Im depressiven Ambiente der Kneipe Zum lustigen Alfons wähne ich mich fröstelnd in oben geschilderte Situation großer Fußballdepression zurückgeworfen. Der Schaum auf meinem Bier beginnt sich langsam in ein Sorbet zu verwandeln. Besonders lustig ist hier nichts. Eher mutet die Stimmung an, als hätte man soeben der Berliner Hertha die Lizenz entzogen und sie aus der Bundesliga in die Kreisklasse C zurückgebombt. Verzweifelt kämpft die erschöpfte Thekenrumpftruppe – von der Photogalerie der längst gefallenen Stammgäste kritisch beäugt – gegen die augenscheinlich ausweglose Lage an. Offenbar lautet der unsinnige Befehl, die Kneipe unter allen Umständen zu halten.

Bei objektiver Betrachtung kann der hiesige Oberbefehlshaber aber nur einen besonders frivol ausgeprägten Sinn für Humor haben; letzten Endes wäre der Name des Etablissements dann doch passend gewählt. Doch was, wenn er gar nicht Alfons hieße? Böse Zungen behaupten, er habe sich bereits vor einiger Zeit in seinem von der dortigen Truppe liebevoll »der Bunker« genannten Bierkeller verbarrikadiert.

*

Reim dich, oder ich grill’ dich

Die Liebe des Berliners zu gereimten Verbraucherhinweisen hat mich schon immer begeistert. Gerne erinnere ich mich an die mindestens eines Ingeborg-Bachmann- Preises würdige Werbekampagne des Verdauungsförderers Bullrich Salz, in der es hieß: »Selbst der Jäger aus Kurpfalz / nimmt nach dem Essen Bullrich Salz.« Oder: »So wichtig wie die Braut zur Trauung / ist Bullrich Salz für die Verdauung.«

Und da es sich wohl um eine megakraß erfolgreiche Kampagne gehandelt haben muß, witterten die damaligen Betreiber des hier zu beschreibenden umsatzhungrigen Imbisses eine Chance und besannen sich ihrer rudimentären Deutschkenntnisse und ihres Sprachgefühls – und legten ein flottes Gedichtchen hin, das sich verdammt ordentlich gewaschen und gekämmt hatte.

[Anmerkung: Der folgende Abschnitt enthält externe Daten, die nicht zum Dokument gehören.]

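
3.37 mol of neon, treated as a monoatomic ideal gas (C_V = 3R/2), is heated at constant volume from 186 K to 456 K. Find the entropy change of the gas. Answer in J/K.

At constant volume, ΔS = nC_V ln(T₂/T₁) with C_V = 3R/2 = 12.47 J mol⁻¹ K⁻¹.
ΔS = 3.37 × 12.47 × ln(456/186) = 37.7 J/K.

ΔS = 37.7 J/K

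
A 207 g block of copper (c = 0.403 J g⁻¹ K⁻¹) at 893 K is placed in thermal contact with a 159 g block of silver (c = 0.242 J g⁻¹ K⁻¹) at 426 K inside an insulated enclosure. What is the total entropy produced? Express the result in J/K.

Energy balance: T_f = (m₁c₁T₁ + m₂c₂T₂)/(m₁c₁ + m₂c₂) = 745.59 K.
ΔS₁ = m₁c₁ ln(T_f/T₁) = 83.421 × ln(745.59/893) = -15.05 J/K.
ΔS₂ = m₂c₂ ln(T_f/T₂) = 38.478 × ln(745.59/426) = 21.54 J/K.
ΔS_total = -15.05 + 21.54 = 6.49 J/K.

ΔS_total = 6.49 J/K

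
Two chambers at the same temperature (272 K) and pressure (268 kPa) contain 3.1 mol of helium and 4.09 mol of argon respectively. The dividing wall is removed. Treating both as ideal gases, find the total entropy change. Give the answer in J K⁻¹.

Mole fractions: x_A = 3.1/7.19 = 0.431, x_B = 0.569.
ΔS_mix = −R(n_A ln x_A + n_B ln x_B) = −8.314 × (3.1 ln 0.431 + 4.09 ln 0.569) = 40.9 J/K.

ΔS_mix = 40.9 J/K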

Zur Förderung des Curry-Buletten-Umsatzes wurde der folgende Sinnspruch zusammengebrutzelt, der mich auch heute noch zu – aus der Sicht Außenstehender: unverhältnismäßigen – Jubelstürmen hinreißt. Ähem, also, er, äh, lautet: »Lecker schmecks’ bei Jürgen und Gitti, / unser Grill ist leicht zu finden. / In Neukölln-City.«

Obwohl mir das vermutlich keiner glaubt, möchte ich betonen, daß dies – ohne Scheiß – die Originalschreib- und -zeichensetzungsweise ist. Zum Beweis führe ich eine liebevoll gestaltete »Visitenkarte« des Unternehmens an, die ich über die Jahre sorgsam aufbewahrt und gepflegt habe und die ich bis zu meinem hoffentlich noch fernen Lebensende niemals nicht weggeben werde.

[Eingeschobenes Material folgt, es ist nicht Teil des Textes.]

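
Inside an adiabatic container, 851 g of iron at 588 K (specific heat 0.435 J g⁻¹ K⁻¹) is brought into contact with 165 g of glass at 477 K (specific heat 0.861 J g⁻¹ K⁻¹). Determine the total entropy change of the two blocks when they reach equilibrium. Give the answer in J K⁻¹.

Energy balance: T_f = (m₁c₁T₁ + m₂c₂T₂)/(m₁c₁ + m₂c₂) = 557.22 K.
ΔS₁ = m₁c₁ ln(T_f/T₁) = 370.185 × ln(557.22/588) = -19.906 J/K.
ΔS₂ = m₂c₂ ln(T_f/T₂) = 142.065 × ln(557.22/477) = 22.082 J/K.
ΔS_total = -19.906 + 22.082 = 2.18 J/K.

ΔS_total = 2.18 J/K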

Leider sind Jürgen und Gitti hier gelebte Geschichte. In der Folge übernahm ein unscheinbarer schmaler Mann aus einem mir nicht näher bekannten Staat, der vermutlich der Konkursmasse der ehemaligen Sowjetunion zugeschlagen werden kann, die Brat- und Grillgeschäfte. Erinnerlich ist mir aus dieser Epoche lediglich, daß ich interessierter Beobachter einer hollywoodreifen Schutzgeldübergabe an zwei Zweimeterschränke in Ledermänteln sein durfte, was aber anscheinend keinen der Gäste zu kümmern schien, schon gar nicht den legendären Stammgast Dr. Potthoft, der sich mir als Sachverständiger in Transferleistungsfragen vorstellte.

Heutzutage erinnert wenig an die glorreichen Zeiten. Außenansicht und Inneneinrichtung wurden einer Moderni- und Dönerisierung unterzogen, Bier, Bulette und Currywurst von Tafelwasser, Döner und Pizza beerbt, und auch die Fähigkeit zur schriftlichen Wohlformulierung von Konsumanreizen ist in meinen Augen deutlich eingeschränkt, es sei denn, man entdeckte in »Wir verwenden kein Schweinfleisch« literarisches Potential.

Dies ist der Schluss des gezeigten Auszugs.